Brazil better get better

The New Paper | Neil Humphreys | Friday, Jun 27, 2014

Brazil's Neymar scores from a penalty kick during the 2014 World Cup opening match between Brazil and Croatia at the Corinthians arena in Sao Paulo June 12, 2014.

The Selecao knocked over Cameroon 4-1 to top Group A yesterday morning (Singapore time), but cynicism remains here.

Neymar continues to illuminate the tournament but even he cannot outshine the shadows that loom large over the Brazilian camp.

Luiz Felipe Scolari admitted that he still needs to play repairman ahead of the Round of 16 clash against Chile. Here are five areas that might need tinkering.

1. Brittle at the back

Both Marcelo and Dani Alves are Rolls-Royces going forward and farm tractors going back.

Alves was particularly susceptible to the Cameroon counter-attack, with wily coach Volker Finke clearly zeroing in on Brazil's right side.

Hulk's dereliction of defensive duties only further increased the pressure on Alves.

Marcelo also has a soft spot for a swashbuckling dash past the dugouts, which rouses the crowd but runs the risk of raising hell in his own penalty box.

Thiago Silva papers over more cracks than an unscrupulous interior designer and is often the rock caught between some very hard places.

David Luiz is a crowd favourite here and rightly so. He signs shirts at training sessions, poses for more photos than arguably any other footballer at the tournament and throws just about everything he's wearing to fans after games and training sessions.
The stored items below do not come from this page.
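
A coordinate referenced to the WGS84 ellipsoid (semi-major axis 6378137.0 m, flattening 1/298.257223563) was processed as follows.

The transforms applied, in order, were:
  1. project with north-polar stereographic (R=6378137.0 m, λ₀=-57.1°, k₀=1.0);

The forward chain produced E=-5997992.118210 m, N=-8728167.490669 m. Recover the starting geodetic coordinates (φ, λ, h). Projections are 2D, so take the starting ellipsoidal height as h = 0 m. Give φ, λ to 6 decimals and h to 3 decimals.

start: E=-5997992.1182, N=-8728167.4907 m
→ stereo⁻¹: φ=10.60027200°, λ=-91.59682900°

φ=10.600272°, λ=-91.596829°, h=0.000 m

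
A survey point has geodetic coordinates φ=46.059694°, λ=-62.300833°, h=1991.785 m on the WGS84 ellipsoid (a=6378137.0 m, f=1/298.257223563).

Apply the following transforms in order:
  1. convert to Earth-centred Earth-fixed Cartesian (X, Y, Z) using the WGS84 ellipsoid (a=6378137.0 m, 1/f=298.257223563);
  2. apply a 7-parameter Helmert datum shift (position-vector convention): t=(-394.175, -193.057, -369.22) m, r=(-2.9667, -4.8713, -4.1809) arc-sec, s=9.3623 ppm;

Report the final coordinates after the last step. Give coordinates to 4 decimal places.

start: φ=46.059694°, λ=-62.300833°, h=1991.785 m
→ ECEF (a=6378137.000, f=1/298.257223563): X=2061483.4183, Y=-3926686.0055, Z=4571288.3935
→ Helmert 7p (PV): X=2060920.9906, Y=-3926891.8618, Z=4571067.1352

X=2060920.9906 m, Y=-3926891.8618 m, Z=4571067.1352 m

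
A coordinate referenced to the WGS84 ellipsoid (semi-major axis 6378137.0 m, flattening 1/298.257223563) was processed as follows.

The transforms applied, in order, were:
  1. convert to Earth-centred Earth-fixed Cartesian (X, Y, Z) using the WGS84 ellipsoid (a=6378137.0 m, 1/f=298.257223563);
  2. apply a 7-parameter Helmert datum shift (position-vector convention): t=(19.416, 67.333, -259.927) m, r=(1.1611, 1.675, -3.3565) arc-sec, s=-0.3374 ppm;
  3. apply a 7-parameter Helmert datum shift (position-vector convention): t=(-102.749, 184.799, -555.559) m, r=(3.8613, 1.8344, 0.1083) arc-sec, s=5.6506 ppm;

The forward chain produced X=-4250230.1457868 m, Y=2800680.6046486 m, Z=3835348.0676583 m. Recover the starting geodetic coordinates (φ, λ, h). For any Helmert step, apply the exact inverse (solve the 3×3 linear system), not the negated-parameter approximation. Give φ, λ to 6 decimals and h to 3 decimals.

start: X=-4250230.1458, Y=2800680.6046, Z=3835348.0677 m
→ Helmert⁻¹: X=-4250136.0240, Y=2800554.0192, Z=3835791.7267
→ Helmert⁻¹: X=-4250233.5957, Y=2800440.0616, Z=3836002.6692
→ geod (Bowring, a=6378137.000): φ=37.18862800°, λ=146.61947800°, h=3162.8920 m

φ=37.188628°, λ=146.619478°, h=3162.892 m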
He's a class act off the pitch. On it, he's still a little cocksure.

Silva has always been on hand with the mop and bucket as Luiz spills over into midfield, but his incomparable resources are being stretched.

Greater defensive discipline from the back four is a must or a Chile wind may blow through the gaps.

 

2. Paulinho can't make it

He sputtered for Spurs. He struggled for the Selecao.

Paulinho was not only anonymous against Cameroon, he was also overrun.

The Africans deployed a third man in Stephane Mbia in central midfield and Paulinho foundered.

He was sinking fast, threatening to take Luis Gustavo, on the left midfield, with him. Fernandinho's introduction at half-time brought balance to Brazil's right side.

Scolari is a respected, much admired coach, but renowned for playing favourites. He's a Paulinho apologist even though the midfielder's efforts for Tottenham last season were dwarfed by Fernandinho's title-winning antics for Manchester City.

If Fernandinho was good enough to slot into the world's most expensive team, he's equal to the task of holding hands with Gustavo.

 

3. Hulk doesn't smash

There is considerable sympathy for Scolari's dilemma. He favours 4-3-3, but Hulk doesn't defend enough.

With his burly, battering ram of a physique, Hulk should've charged at the gates. He's an intimidating presence, but displayed all the muscular threat of a pussycat.

Brazil's balance of play was so one-sided, the Brasilia pitch seemed to be sloped towards the left, with the ball always sliding towards Neymar on the other side.

Hulk tip-toes into nosebleed territory if he ventures past the halfway line. He believes that defensive duties are best left to others.

Even Neymar, usually preoccupied with winning games on his own, backtracked more frequently than Hulk.

Considering the guy has one hell of a name to live up to, he's pretty low on the heroics.

 

4. Wrong, said Fred

Contrary to popular belief, Fred is a respected, even admired professional here.

Girls find him an attractive, engaging and loquacious interviewee. Guys acknowledge the work ethic.

Fred is an unwitting victim of circumstances beyond his control.

He's 30. He plays for Fluminense and he's the best man for the job; he's the only man for the job.

Call it the Helder Postiga syndrome. He gets the gig because no-one else better showed up.

Perhaps unique for a Brazil coach, Scolari's selections are strait-jacketed by a dearth of strikers with genuine international pedigree. Fred toiled against Cameroon and earned himself a tap-in goal in the second-half.

He tried. And he tried the patience of the dugout. His limited attributes often diluted the attacking dynamism of Neymar and Oscar once he received possession.

Brazil slowed down. When Fred takes the ball with his back to goal, the Selecao invariably stutter.

But Scolari is nothing if not stubborn. He believes in a focal point in the final third; a totem pole up top for his samba boys to dance around.

But Neymar didn't so much play with Fred as he played around him against Cameroon. That's likely to continue against Chile.

 

5. Cautious crowd

Criticising Brazilian supporters borders on blasphemy here. They expect to reach the final. They are Brazil.

They are fully aware of their defensive deficiencies and their over-reliance on Neymar, but they still expect to reach the final. They are Brazil.

When Cameroon equalised, the mood turned morgue-like almost instantly. And once Neymar was benched and saved for Chile, the party petered out.

But the fans must not falter in the knock-out stages. The Brazilian wobbles will endure. There will be scares against the swaggering Chileans. That's when the Selecao should benefit most from home advantage.